By Corey Parrish and Brian Anderson -- Defense Media Activity
June 24, 2019
Athlete: Chief Master Sgt. Garrett Kuwada
Status: Medically retired. Permanent Disability Retired List
Job in the Air Force: 1999 Weapon Load Crew Member
Hometown: Oahu, Hawaii
Q. How big of a change has it been from when you started the program until now?
It was a huge change going from where I was because I felt alone. I was going to physical therapy, occupational therapy, speech therapy, all these appointments, but it was always able bodied people and to come out to the PACAF care events and now the Wounded Warrior the Air Force trials and seeing that there is other people in my shoes basically and just talking with them and knowing that I'm not alone out there and that you know we have a common bond. Not just the military, but our injuries our illnesses and things of that nature and just the camaraderie is just amazing between all of us.

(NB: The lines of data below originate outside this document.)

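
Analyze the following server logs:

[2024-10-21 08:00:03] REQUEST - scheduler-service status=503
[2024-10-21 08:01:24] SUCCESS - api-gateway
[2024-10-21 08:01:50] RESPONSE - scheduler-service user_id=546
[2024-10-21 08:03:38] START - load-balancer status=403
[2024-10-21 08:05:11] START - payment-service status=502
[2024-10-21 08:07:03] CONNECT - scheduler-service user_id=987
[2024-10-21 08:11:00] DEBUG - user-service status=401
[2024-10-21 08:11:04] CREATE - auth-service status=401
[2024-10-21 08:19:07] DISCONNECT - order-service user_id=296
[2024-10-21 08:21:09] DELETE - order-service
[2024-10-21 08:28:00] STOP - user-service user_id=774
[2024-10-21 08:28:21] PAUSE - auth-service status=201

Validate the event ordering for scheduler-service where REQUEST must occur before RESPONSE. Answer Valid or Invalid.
Valid

To validate ordering:

1. Required order: REQUEST → RESPONSE
2. Rule: REQUEST must occur before RESPONSE
3. Check actual order of events for scheduler-service
4. Result: Valid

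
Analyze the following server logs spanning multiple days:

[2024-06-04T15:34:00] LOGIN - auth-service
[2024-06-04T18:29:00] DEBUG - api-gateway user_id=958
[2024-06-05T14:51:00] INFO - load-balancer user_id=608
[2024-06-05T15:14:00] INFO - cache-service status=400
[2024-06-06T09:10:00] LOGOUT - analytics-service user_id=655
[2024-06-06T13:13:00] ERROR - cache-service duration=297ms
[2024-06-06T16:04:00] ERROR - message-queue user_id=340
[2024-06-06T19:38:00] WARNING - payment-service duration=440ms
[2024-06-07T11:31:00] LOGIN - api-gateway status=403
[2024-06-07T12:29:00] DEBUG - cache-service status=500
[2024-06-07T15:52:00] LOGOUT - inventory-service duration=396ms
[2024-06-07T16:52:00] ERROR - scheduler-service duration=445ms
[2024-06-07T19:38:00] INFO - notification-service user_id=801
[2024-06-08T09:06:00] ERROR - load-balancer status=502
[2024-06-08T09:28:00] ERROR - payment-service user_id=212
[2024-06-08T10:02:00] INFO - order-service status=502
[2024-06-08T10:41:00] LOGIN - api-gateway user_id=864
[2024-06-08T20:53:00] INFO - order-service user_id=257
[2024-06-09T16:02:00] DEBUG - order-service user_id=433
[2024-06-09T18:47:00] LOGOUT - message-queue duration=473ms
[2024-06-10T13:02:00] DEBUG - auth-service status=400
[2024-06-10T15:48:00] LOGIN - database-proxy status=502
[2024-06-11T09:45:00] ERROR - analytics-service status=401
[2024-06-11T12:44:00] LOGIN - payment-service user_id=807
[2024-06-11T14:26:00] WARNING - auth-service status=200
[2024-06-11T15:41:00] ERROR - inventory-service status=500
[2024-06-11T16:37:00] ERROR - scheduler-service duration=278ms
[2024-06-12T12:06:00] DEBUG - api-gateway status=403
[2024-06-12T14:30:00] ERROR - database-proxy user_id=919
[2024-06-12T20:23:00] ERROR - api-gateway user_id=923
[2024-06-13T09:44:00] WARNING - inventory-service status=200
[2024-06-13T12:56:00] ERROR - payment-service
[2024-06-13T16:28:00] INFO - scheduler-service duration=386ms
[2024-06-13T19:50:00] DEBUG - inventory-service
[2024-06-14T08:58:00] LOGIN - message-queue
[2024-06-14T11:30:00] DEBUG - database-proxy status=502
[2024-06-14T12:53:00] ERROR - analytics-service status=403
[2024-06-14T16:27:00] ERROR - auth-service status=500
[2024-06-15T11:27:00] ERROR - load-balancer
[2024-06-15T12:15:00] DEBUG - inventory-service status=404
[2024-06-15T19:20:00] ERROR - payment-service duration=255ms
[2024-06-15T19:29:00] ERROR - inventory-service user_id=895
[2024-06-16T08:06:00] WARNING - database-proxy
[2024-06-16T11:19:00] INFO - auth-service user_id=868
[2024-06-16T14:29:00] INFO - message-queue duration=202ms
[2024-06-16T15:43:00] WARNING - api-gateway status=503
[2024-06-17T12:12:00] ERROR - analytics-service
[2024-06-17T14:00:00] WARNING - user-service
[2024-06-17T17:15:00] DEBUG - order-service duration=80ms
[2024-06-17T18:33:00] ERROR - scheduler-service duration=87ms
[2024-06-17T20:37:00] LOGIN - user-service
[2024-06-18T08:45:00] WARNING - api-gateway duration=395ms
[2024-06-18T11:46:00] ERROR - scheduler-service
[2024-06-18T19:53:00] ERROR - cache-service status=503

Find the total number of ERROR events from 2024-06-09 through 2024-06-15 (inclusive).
11

To filter by date range:

1. Date range: 2024-06-09 through 2024-06-15, both dates inclusive
2. Filter for ERROR events whose date falls in this range
3. Count matching events: 11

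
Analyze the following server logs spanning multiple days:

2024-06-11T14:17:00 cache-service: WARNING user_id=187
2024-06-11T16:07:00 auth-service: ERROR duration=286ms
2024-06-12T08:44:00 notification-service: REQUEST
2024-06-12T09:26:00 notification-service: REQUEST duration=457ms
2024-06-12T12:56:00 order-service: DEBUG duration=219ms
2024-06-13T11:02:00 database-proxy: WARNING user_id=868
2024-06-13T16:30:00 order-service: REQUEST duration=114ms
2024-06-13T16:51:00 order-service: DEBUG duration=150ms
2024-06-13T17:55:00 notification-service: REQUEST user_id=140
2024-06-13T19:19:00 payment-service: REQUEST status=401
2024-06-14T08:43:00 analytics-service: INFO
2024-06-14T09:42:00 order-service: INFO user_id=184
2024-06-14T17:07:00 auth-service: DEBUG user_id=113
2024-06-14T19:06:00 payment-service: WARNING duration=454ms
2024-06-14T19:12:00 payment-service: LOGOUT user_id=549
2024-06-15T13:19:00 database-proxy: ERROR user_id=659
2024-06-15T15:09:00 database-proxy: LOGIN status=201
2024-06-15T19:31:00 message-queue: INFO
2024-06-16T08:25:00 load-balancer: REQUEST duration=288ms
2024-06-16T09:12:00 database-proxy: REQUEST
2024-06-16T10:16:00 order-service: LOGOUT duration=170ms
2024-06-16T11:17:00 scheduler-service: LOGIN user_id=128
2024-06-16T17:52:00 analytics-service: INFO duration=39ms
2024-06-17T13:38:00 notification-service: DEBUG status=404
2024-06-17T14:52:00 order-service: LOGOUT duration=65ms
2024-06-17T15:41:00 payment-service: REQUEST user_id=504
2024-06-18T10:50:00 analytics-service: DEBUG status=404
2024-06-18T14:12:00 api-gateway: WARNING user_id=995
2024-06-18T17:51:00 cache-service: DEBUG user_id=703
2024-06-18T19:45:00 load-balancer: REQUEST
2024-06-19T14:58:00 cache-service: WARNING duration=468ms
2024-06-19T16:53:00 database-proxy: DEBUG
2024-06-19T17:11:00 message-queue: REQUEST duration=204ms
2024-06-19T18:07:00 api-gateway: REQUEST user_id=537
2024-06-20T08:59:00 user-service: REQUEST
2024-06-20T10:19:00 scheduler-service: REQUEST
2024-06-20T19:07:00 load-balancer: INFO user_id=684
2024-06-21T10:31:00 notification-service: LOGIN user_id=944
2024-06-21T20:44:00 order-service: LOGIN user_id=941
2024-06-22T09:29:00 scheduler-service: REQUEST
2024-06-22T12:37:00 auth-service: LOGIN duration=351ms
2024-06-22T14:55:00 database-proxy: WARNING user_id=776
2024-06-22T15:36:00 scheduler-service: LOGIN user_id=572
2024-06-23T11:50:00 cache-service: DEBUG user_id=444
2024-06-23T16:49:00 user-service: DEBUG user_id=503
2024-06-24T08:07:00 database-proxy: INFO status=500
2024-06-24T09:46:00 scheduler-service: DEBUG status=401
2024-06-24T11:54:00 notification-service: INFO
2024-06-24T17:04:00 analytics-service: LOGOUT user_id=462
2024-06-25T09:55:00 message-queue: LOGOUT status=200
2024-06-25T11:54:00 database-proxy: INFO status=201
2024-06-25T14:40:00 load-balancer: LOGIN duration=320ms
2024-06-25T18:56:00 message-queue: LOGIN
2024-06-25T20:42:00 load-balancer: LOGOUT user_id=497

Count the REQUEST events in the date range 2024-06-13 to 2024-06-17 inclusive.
6

To filter by date range:

1. Date range: 2024-06-13 through 2024-06-17, both dates inclusive
2. Filter for REQUEST events whose date falls in this range
3. Count matching events: 6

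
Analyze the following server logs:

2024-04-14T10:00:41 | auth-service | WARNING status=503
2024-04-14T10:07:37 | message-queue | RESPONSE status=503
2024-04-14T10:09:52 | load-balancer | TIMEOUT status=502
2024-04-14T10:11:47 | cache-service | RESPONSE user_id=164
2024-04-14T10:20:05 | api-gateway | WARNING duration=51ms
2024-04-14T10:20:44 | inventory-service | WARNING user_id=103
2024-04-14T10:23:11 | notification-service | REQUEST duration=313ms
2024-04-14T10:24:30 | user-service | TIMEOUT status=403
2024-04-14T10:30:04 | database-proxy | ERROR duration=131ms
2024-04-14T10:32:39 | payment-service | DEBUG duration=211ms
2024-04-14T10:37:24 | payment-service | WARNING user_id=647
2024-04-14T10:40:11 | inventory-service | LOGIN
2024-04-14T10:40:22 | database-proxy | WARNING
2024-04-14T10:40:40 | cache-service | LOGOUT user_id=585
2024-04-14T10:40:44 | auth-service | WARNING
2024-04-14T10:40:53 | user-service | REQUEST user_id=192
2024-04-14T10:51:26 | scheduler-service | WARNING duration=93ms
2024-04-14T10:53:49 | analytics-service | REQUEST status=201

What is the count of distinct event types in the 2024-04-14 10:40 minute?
4

To count unique event types:

1. Filter events in the minute starting at 2024-04-14 10:40
2. Extract event types from matching entries
3. Count unique types: 4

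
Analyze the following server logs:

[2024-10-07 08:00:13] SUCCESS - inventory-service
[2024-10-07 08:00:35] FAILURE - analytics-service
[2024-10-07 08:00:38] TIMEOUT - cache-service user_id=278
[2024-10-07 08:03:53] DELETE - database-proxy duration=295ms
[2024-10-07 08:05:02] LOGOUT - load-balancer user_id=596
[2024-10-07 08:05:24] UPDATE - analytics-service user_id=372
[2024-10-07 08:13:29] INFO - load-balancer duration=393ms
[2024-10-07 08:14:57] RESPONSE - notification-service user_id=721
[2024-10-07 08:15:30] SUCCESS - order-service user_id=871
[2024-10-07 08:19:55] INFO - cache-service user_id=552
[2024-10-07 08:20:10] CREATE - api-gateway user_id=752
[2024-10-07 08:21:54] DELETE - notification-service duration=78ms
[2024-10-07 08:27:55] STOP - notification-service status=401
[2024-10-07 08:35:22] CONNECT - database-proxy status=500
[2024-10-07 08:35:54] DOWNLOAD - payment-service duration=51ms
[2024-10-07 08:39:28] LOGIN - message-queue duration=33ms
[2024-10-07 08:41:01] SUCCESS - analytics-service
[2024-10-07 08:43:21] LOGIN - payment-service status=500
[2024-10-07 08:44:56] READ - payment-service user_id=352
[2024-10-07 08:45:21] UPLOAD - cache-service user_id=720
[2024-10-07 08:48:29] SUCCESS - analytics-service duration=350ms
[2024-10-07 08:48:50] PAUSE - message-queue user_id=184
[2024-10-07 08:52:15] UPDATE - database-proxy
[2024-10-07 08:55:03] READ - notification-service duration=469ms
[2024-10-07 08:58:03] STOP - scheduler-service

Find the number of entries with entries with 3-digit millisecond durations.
4

To find matching entries:

1. Pattern to match: entries with 3-digit millisecond durations
2. Scan each log entry for the pattern
3. Count matches: 4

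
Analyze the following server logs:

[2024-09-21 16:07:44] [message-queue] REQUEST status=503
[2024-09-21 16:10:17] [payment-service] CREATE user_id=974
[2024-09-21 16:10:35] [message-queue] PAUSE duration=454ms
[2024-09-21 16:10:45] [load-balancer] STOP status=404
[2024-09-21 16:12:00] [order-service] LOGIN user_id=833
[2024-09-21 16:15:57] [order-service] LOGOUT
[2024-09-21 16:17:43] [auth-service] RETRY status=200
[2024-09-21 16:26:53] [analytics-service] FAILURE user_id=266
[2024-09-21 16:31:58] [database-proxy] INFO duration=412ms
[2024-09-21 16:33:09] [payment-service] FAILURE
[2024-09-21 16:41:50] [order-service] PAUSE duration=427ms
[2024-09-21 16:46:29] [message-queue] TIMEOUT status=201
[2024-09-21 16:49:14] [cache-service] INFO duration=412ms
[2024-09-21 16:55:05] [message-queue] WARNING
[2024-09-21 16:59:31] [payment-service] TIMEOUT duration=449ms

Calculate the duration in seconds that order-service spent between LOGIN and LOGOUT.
237

To calculate state duration:

1. Find LOGIN event for order-service: 2024-09-21 16:12:00
2. Find LOGOUT event for order-service: 2024-09-21 16:15:57
3. Calculate duration: 2024-09-21 16:15:57 - 2024-09-21 16:12:00 = 237 seconds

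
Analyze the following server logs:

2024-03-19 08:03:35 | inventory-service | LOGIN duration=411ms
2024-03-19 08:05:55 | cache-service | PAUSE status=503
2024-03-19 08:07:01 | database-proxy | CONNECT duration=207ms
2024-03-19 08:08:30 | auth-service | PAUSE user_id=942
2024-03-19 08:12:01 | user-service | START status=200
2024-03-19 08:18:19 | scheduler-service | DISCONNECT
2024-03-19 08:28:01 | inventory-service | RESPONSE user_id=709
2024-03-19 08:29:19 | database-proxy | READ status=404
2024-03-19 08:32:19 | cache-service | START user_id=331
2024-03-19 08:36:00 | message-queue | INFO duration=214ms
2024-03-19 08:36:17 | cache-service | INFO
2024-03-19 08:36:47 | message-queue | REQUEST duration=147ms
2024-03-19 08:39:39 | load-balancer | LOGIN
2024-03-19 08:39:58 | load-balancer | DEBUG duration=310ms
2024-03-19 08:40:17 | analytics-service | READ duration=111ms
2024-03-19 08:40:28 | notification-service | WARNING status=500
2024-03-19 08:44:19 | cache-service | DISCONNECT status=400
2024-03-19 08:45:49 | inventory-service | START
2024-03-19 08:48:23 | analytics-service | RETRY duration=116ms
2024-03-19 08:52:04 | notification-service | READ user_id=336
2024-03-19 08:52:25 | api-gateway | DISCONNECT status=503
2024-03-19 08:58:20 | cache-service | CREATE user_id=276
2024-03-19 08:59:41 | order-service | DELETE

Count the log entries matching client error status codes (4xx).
2

To find matching entries:

1. Pattern to match: client error status codes (4xx)
2. Scan each log entry for the pattern
3. Count matches: 2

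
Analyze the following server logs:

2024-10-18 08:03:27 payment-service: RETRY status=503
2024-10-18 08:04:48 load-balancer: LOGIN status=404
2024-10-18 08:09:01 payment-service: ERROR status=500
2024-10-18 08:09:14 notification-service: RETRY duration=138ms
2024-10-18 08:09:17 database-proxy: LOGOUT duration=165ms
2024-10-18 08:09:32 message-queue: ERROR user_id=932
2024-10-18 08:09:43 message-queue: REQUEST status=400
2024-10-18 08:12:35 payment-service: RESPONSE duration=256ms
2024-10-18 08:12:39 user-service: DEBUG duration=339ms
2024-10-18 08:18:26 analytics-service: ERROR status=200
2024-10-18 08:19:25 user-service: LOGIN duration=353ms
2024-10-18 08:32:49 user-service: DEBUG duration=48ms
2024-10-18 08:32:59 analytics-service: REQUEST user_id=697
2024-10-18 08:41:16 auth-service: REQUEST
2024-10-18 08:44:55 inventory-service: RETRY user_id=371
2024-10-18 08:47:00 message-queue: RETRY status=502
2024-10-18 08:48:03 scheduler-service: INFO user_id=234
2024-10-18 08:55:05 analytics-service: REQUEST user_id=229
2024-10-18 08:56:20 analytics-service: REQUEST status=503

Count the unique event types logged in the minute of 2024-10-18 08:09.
4

To count unique event types:

1. Filter events in the minute starting at 2024-10-18 08:09
2. Extract event types from matching entries
3. Count unique types: 4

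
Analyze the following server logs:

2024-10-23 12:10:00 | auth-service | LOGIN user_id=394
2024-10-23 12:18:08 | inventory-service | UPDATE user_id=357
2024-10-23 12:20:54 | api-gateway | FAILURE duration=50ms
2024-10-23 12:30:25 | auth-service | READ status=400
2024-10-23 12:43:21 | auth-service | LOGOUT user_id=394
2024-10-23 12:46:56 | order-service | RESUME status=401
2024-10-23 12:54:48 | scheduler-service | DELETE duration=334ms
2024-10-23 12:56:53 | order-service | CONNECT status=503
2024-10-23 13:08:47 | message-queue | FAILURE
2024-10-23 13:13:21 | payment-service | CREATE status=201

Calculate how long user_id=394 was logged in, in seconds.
2001

To calculate session duration:

1. Find LOGIN event for user_id=394: 2024-10-23 12:10:00
2. Find LOGOUT event for user_id=394: 2024-10-23 12:43:21
3. Session duration: 2024-10-23 12:43:21 - 2024-10-23 12:10:00 = 2001 seconds (33 minutes)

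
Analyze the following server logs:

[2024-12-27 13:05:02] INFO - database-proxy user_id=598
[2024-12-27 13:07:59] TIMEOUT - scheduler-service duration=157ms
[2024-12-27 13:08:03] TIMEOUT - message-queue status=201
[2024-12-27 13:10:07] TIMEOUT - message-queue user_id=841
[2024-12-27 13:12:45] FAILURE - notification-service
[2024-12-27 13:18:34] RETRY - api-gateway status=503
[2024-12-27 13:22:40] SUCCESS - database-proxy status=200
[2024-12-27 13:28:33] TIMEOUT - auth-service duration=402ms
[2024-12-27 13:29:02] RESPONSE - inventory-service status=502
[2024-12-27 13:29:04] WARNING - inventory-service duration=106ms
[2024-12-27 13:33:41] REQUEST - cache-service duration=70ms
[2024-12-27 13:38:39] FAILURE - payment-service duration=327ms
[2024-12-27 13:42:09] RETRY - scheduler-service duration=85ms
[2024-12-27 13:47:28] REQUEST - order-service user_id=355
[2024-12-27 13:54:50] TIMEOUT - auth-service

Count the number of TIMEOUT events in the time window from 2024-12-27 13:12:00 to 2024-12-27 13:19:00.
0

To count events in the time window:

1. Window boundaries: 2024-12-27 13:12:00 to 2024-12-27 13:19:00
2. Filter for TIMEOUT events within this window
3. Count matching events: 0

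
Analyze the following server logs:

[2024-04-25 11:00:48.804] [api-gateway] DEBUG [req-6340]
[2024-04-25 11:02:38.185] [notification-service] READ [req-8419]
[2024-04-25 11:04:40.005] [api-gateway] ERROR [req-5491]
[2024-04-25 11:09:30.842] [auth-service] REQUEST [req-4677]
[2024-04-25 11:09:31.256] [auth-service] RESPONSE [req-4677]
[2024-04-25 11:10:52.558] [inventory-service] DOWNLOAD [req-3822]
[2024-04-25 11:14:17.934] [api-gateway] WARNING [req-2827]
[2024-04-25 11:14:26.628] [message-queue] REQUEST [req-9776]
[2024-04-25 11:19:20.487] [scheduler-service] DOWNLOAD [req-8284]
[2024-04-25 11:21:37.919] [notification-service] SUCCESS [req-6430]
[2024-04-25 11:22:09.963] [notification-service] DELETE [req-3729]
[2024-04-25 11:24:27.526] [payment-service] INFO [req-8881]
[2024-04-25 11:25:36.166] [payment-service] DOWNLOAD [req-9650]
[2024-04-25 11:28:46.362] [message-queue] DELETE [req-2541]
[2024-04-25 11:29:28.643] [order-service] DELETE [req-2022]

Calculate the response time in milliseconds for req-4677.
414

To calculate latency:

1. Find REQUEST with id req-4677: 2024-04-25 11:09:30.842
2. Find RESPONSE with id req-4677: 2024-04-25 11:09:31.256
3. Latency: 2024-04-25 11:09:31.256 - 2024-04-25 11:09:30.842 = 414ms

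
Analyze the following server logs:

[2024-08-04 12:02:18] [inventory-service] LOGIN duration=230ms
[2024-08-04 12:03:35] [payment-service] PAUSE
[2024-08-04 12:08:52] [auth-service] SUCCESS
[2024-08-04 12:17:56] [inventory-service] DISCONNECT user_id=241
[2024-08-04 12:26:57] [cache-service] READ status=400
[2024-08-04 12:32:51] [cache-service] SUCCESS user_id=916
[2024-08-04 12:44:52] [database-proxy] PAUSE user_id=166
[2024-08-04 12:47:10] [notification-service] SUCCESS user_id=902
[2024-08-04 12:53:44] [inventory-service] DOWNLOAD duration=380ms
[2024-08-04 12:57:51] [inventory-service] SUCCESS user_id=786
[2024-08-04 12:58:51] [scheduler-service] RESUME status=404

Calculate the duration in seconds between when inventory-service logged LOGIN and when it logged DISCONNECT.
938

To find the time between events:

1. Locate the first LOGIN event for inventory-service: 2024-08-04 12:02:18
2. Locate the first DISCONNECT event for inventory-service: 2024-08-04 12:17:56
3. Calculate the difference: 2024-08-04 12:17:56 - 2024-08-04 12:02:18 = 938 seconds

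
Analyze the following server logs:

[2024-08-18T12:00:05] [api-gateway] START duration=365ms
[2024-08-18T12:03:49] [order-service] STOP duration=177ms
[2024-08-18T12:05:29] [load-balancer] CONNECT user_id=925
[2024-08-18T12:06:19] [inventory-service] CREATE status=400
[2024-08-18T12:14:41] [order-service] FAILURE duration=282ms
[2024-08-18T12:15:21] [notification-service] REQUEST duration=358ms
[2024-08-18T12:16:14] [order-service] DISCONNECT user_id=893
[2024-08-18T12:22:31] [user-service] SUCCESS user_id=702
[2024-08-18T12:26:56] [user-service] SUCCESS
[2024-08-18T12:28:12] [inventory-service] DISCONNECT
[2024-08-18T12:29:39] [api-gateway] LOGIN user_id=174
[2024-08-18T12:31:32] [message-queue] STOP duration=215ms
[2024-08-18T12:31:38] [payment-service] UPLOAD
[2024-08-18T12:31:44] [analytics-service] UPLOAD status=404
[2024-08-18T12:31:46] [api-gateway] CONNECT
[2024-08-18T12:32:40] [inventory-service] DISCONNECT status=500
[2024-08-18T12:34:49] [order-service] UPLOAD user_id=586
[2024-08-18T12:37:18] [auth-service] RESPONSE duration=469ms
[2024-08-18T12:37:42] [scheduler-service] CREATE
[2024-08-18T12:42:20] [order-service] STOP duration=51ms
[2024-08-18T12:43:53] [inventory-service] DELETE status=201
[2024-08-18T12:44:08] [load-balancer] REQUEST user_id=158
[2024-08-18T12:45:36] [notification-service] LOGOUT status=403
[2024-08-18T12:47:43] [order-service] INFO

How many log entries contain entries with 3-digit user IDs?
6

To find matching entries:

1. Pattern to match: entries with 3-digit user IDs
2. Scan each log entry for the pattern
3. Count matches: 6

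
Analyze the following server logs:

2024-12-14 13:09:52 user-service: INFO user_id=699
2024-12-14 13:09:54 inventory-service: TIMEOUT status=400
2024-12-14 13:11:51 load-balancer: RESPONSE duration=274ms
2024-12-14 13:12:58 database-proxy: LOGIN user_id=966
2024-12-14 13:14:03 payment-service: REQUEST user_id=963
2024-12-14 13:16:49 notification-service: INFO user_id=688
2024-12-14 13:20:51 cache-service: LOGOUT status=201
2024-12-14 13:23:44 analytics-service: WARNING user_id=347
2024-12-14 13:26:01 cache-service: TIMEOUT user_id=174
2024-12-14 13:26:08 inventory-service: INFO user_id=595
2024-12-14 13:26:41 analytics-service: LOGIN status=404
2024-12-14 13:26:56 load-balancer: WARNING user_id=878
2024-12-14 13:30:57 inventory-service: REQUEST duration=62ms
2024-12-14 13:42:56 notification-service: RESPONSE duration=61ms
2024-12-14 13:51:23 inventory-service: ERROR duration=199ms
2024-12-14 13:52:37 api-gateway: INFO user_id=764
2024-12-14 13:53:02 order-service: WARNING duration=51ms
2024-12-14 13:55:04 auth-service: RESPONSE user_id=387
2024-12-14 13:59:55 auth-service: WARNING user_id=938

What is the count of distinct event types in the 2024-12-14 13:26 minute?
4

To count unique event types:

1. Filter events in the minute starting at 2024-12-14 13:26
2. Extract event types from matching entries
3. Count unique types: 4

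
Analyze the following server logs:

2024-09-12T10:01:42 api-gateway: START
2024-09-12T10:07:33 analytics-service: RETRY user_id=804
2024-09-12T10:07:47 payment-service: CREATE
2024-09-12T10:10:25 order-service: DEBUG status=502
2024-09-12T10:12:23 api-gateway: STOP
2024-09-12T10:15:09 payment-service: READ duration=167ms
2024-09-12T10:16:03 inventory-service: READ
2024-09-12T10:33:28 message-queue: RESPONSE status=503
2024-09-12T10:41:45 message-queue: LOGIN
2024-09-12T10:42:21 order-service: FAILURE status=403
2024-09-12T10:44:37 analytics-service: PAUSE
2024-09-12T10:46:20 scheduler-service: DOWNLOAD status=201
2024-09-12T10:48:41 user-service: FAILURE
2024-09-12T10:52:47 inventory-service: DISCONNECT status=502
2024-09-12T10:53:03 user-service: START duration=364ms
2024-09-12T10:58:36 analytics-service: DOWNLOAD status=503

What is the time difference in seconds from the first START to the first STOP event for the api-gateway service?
641

To find the time between events:

1. Locate the first START event for api-gateway: 2024-09-12T10:01:42
2. Locate the first STOP event for api-gateway: 2024-09-12T10:12:23
3. Calculate the difference: 2024-09-12T10:12:23 - 2024-09-12T10:01:42 = 641 seconds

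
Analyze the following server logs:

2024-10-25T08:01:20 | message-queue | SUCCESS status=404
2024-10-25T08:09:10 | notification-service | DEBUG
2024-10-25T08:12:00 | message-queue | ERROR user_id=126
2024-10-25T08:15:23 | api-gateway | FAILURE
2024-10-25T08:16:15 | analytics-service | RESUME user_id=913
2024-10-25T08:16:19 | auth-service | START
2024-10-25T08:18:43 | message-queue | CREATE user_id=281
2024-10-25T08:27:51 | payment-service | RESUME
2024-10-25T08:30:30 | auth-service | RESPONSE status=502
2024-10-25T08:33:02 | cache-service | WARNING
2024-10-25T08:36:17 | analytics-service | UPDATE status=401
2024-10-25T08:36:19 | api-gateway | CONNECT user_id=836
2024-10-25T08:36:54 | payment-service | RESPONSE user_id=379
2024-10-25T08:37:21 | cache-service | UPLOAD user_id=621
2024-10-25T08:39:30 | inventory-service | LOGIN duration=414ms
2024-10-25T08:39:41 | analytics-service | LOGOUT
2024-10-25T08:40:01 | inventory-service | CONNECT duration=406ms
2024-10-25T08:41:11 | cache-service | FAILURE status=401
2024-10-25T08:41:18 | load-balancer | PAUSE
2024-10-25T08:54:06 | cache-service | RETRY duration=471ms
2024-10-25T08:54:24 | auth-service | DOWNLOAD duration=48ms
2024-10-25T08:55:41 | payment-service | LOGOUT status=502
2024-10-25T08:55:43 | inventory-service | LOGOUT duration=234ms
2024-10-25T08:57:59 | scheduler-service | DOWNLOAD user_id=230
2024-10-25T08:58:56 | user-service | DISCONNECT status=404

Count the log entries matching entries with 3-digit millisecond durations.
4

To find matching entries:

1. Pattern to match: entries with 3-digit millisecond durations
2. Scan each log entry for the pattern
3. Count matches: 4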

Q. What’s your favorite competition?
I really liked swimming. There's so many events I really like. I think I really like swimming. I grew up surfing and thought I knew how to swim until we hopped in the pool with the coaches and I basically found out that I wasn't swimming efficiently. They made some changes and it helped me to improve my swimming technique. I love the team sports as well. The rugby, the basketball, I'm not very good at them, but I do enjoy them and the recumbent cycling was good. The trackchair is very, very hard it's tough, but I actually enjoyed it as well and I thought I was definitely not very good at it, but I did enjoy the track chair. I have to say that swimming is my favorite.
Q. How does it feel competing? Does it give you energy?
It's great hearing people cheer for you and seeing your friends and your teammates on the side yelling for you especially my buddy, Trap was right there, and he did the first heat and so it's kind of a sense where you know even though you're tired you don't want to quit and let your friends down and so it motivates you to push and to keep going and not quit and and again you know trying to be an example by you know pushing through things instead of quitting when you're tired or hurting or going gets rough you know it pushed through.
Q. What do you think is the most important part of the program you’ve learned in your short time in the program?
I think one of the most important things I learned was that I'm not alone and I have all these friends now and resources that I can make contact with through Facebook or phone if I'm feeling down or finding either pick me up I can call and talk to them and I think just the camaraderie that we have is great and also on the sports aspect you know if you apply it to life you know things are gonna be tough you know and and and if you quit you're not gonna reach that finish line you know and you just gotta pick yourself up, dust yourself off and keep moving you know.